Mercado no tan Libre: precios dinámicos por portación de precio según el algoritmo

La expansión de algoritmos de precios personalizados en plataformas de comercio electrónico reabre el debate sobre la transparencia en la economía digital. En su editorial en Radio con Vos, el periodista Alejandro Bercovich lo llamó “portación de cara digital”. Es una buena definición para advertir sobre los sistemas utilizados por empresas como Mercado Libre que buscan fijar valores distintos para un mismo producto según el perfil y el historial de cada usuario.

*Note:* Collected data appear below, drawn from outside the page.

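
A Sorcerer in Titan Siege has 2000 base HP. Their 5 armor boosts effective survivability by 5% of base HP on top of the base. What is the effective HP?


EHP = 2000 * (1 + 5/100)
= 2000 * (1 + 0.05)
= 2000 * 1.05
= 2100.0

2100.0 EHP


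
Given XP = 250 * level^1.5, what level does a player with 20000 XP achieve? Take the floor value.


XP = 250 * level^1.5, so level = (XP / 250)^(1/1.5)
= (20000 / 250)^(1/1.5)
= 80.0^0.6667
= 18.5664
Floor: level = 18

level 18


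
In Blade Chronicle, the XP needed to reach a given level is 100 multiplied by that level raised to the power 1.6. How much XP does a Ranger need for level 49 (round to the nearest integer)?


XP = 100 * level^1.6
Substitute level = 49:
XP = 100 * 49^1.6
= 100 * 506.1902
= 50619

50619 XP


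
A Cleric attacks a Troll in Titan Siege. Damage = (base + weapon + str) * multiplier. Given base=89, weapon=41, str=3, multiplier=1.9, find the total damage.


Sum base + weapon + str = 89 + 41 + 3 = 133
Multiply by 1.9:
133 * 1.9 = 252.7

252.7 damage


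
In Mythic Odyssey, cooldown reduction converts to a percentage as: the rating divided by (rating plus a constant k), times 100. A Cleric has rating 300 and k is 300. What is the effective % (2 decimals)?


effective% = rating / (rating + k) * 100
= 300 / (300 + 300) * 100
= 300 / 600 * 100
= 0.5 * 100
= 50.00%

50.00%


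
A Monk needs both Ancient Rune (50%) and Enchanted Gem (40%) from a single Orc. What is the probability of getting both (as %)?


For independent events, P(both) = P(A) * P(B)
= 50% * 40%
= 2000 / 100 %
= 20.0%

20.0%


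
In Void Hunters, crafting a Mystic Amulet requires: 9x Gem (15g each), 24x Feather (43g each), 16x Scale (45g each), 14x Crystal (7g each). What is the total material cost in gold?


Cost breakdown:
  Gem: 9 * 15 = 135
  Feather: 24 * 43 = 1032
  Scale: 16 * 45 = 720
  Crystal: 14 * 7 = 98
Total = 135 + 1032 + 720 + 98 = 1985

1985 gold


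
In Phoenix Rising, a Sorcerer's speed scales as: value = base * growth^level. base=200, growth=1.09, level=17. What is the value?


value = base * growth^level
= 200 * 1.09^17
= 200 * 4.327633
= 865.53

865.53 speed


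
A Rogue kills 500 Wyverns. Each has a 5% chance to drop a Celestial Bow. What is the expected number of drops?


Expected drops = kills * (drop_rate / 100)
= 500 * (5 / 100)
= 500 * 0.05
= 25.0

25.0 drops


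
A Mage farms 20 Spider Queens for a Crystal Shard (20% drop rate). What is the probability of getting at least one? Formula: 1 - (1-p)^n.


P(at least one) = 1 - P(none) = 1 - (1-p)^n
p = 20/100 = 0.2
1 - p = 0.8
(1 - p)^20 = 0.8^20 = 0.011529
P(at least one) = 1 - 0.011529 = 0.9885

0.9885


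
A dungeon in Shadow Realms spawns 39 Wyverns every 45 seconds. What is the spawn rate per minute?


Spawns per minute = count * (60 / interval)
= 39 * (60 / 45)
= 39 * 1.3333
= 52.0

52.0 per minute


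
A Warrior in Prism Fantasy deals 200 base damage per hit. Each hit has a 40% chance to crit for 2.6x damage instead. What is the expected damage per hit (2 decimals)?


E[dmg] = base * (1 + crit_chance * (crit_mult - 1))
cc as decimal = 40/100 = 0.4
cm - 1 = 2.6 - 1 = 1.6
Bonus factor = 0.4 * 1.6 = 0.64
Total multiplier = 1 + 0.64 = 1.64
Expected damage = 200 * 1.64 = 328.00

328.00 damage


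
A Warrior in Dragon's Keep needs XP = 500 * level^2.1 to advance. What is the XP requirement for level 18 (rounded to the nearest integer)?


XP = 500 * level^2.1
Substitute level = 18:
XP = 500 * 18^2.1
= 500 * 432.5858
= 216293

216293 XP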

En una reciente editorial para su programa Pasaron Cosas en Radio con Vos, el periodista Alejandro Bercovich difundió y profundizó una práctica inquietante que está transformando el comercio electrónico: la discriminación de precios mediante algoritmos. Lo que antes conocíamos como “precios dinámicos” en aerolíneas —donde el valor cambia según la anticipación— ha mutado en algo mucho más personal y opaco en plataformas como Mercado Libre.

 

Hoy, la inteligencia artificial no solo analiza el mercado, sino también al usuario. Según diversas denuncias y ejemplos compartidos por consumidores, un mismo producto puede mostrar precios drásticamente diferentes para dos personas que consultan en el mismo instante. La diferencia, que en algunos casos llega al 25% o incluso al doble, parece responder al perfil socioeconómico, el historial de compra y la capacidad de pago del cliente. En este sentido, Bercovich lo define como “portación de cara digital”.

 

Si bien es cierto que las burguesías siempre han buscado las formas de acumular más y más capital privado, gracias a gobiernos que benefician a los grandes capitales, tácticas como estas exponen aún más la farsa de la noción misma del “mercado libre”. Cuando el precio no surge de la interacción transparente entre oferta y demanda, sino de una decisión unilateral y automatizada basada en quién sos, el consumidor queda en una posición de total vulnerabilidad. Aunque MercadoLibre y las empresas que utilizan esta metodología de precios dinámicos argumentan que estas variaciones responden a promociones aleatorias o logística, la falta de auditoría sobre estos algoritmos “caja negra” alimenta la desconfianza.

 

Ante este escenario, surge una necesidad urgente: transparencia algorítmica. Ya existen proyectos de ley que buscan regular esta práctica para evitar abusos, aunque no pasan de eso, proyectos. Mientras tanto, el usuario se ve obligado a recurrir a trucos como el uso de VPNs o la comparación entre cuentas para intentar esquivar un sistema que parece premiar o castigar al comprador según su billetera. 

 

En la era de la IA, el desafío no es solo tecnológico, sino profundamente ético y legal: ¿vamos a permitir que los algoritmos decidan cuánto valen las cosas según quién las mire? Si no hablamos de estos problemas, los que acumulan capital privado a base de la competencia ilegal y el abuso de los derechos del consumidor logran imponerse sin resistencia. Porque lo que no se conoce, no existe, y así el consumidor desconoce que lo están, en criollo, cagando.